In Moscow, Faibisovich began working with Regina Gallery (later Ovcharenko), which exhibited The Last Demonstration in 1992. In 1993, he showed his Evidence series, followed by Together with Spielberg (Experiment in Deconstruction) in 1995, a cycle marking the fiftieth anniversary of WWII and one of the first Russian artistic statements on the Holocaust.
Nevertheless, his traditional media and realist style clashed with the prevailing currents of Russian contemporary art. Oil painting, particularly, with its fidelity to the visible world, was often dismissed as outmoded or politically suspect. After the 1995 Farewell Anniversary exhibition at Regina Gallery, Faibisovich abandoned painting altogether. This decision was compounded by a personal crisis and a serious health diagnosis (his wife left him and he was diagnosed with diabetes)—experiences he later recounted in his autobiographical novel Case History.
Having stepped away from painting for a time—thus marking the end of the first period of his artistic career—Faibisovich turned his attention to literary work. In the late 1980s, his prose began appearing in leading literary magazines, including Ogonyok, Oktyabr, Znamya, Novy Mir, and Literaturnoye Obozrenie. He began writing essays in 1993, and in 1997 he received the Znamya Prize for his novella Uncle Adik. Both Case History and his essay collection New and Not-So-New Russians were later shortlisted for the Andrei Bely Prize.
In the late 1990s and early 2000s, Faibisovich began experimenting with video and photography. His first video work, A Bundle Under the Pine-Trees: Double Screening, appeared in 2001. He went on to win the Silver Camera Prize in 2002 (architecture) and 2004 (portrait). In 2005, he participated in the Mobilography project, which invited artists to create photographs using mobile phones. Inspired by the digital age, Faibisovich returned to painting in 2007, making work that, while still rooted in photorealism, incorporated digital glitches and visual distortions and abstraction.
The 2008 Comeback exhibition marked the beginning of a new creative period. Over the next several years, he produced series such as Trolleybus (2007–08), Razgulyai (2009), Back in the Metro (2010), My Courtyard (2012–13), A Dog’s Life (2011), and Kazansky V (2013–14). These works focused on Moscow and its inhabitants—courtyard neighbors, the homeless, stray dogs, migrant laborers from Central Asia, and commuters. Compared to his earlier, more detached works, these paintings carried a deeper sense of empathy and lyricism. In 2013, Faibisovich began Nighttime Razgulyai, his final Moscow cycle—a concluding chapter in the Comeback series and a farewell to the city and country itself.

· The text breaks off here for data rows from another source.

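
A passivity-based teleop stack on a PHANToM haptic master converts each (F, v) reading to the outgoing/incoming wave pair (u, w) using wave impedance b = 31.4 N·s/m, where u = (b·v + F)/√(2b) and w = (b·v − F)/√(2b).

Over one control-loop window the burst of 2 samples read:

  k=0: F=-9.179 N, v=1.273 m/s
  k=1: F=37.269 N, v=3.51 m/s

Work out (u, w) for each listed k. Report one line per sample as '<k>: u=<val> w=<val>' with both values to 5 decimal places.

0: u=3.88575 w=6.20232
1: u=18.61068 w=9.20483

k=0: b·v=31.4×1.273=39.97220; √(2b)=7.92465; u=(39.97220+(-9.179))/7.92465=3.88575, w=(39.97220−(-9.179))/7.92465=6.20232
k=1: b·v=31.4×3.51=110.21400; √(2b)=7.92465; u=(110.21400+37.269)/7.92465=18.61068, w=(110.21400−37.269)/7.92465=9.20483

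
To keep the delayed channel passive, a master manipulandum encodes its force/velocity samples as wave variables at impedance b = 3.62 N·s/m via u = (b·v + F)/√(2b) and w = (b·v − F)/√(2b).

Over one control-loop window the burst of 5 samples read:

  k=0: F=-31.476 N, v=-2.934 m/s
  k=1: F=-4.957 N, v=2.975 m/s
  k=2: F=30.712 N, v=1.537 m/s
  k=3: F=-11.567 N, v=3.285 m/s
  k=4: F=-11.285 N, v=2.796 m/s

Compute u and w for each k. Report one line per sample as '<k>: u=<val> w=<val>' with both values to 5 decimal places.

k=0: b·v=3.62×(-2.934)=-10.62108; √(2b)=2.69072; u=(-10.62108+(-31.476))/2.69072=-15.64526, w=(-10.62108−(-31.476))/2.69072=7.75067
k=1: b·v=3.62×2.975=10.76950; √(2b)=2.69072; u=(10.76950+(-4.957))/2.69072=2.16020, w=(10.76950−(-4.957))/2.69072=5.84471
k=2: b·v=3.62×1.537=5.56394; √(2b)=2.69072; u=(5.56394+30.712)/2.69072=13.48185, w=(5.56394−30.712)/2.69072=-9.34620
k=3: b·v=3.62×3.285=11.89170; √(2b)=2.69072; u=(11.89170+(-11.567))/2.69072=0.12067, w=(11.89170−(-11.567))/2.69072=8.71836
k=4: b·v=3.62×2.796=10.12152; √(2b)=2.69072; u=(10.12152+(-11.285))/2.69072=-0.43240, w=(10.12152−(-11.285))/2.69072=7.95567

0: u=-15.64526 w=7.75067
1: u=2.16020 w=5.84471
2: u=13.48185 w=-9.34620
3: u=0.12067 w=8.71836
4: u=-0.43240 w=7.95567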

In 2015, he emigrated to Israel, where he abandoned painting and resumed working exclusively with digital media. This new phase in his artistic journey debuted in 2020 at the New World exhibition at the GUM-Red-Line Gallery in Moscow.
Works by Faibisovich are in the collections of Time Magazine (New York, USA), Ludwig Museum (Aachen, Germany), Ludwig Múzeum of Contemporary Art Budapest (Budapest, Hungary), Zimmerli Art Museum (New Jersey, USA), Birmingham Museum and Art Gallery (Birmingham, UK), Kunsthalle Emden (Emden, Germany), Muzeum Sztuki (Łódź, Poland), ART4.ru Museum of Actual Art (Moscow, Russia), AZ Museum (Moscow, Russia), Moscow Museum of Modern Art (Moscow, Russia), State Tretyakov Gallery (Moscow, Russia), State Literature Museum (Moscow, Russia), Multimedia Art Museum, Moskau (MAMM) (Moscow, Russia), Museum of Moscow (Moscow, Russia), Jewish Museum and Tolerance Center (Moscow, Russia), Zuzeum (Riga, Latvia).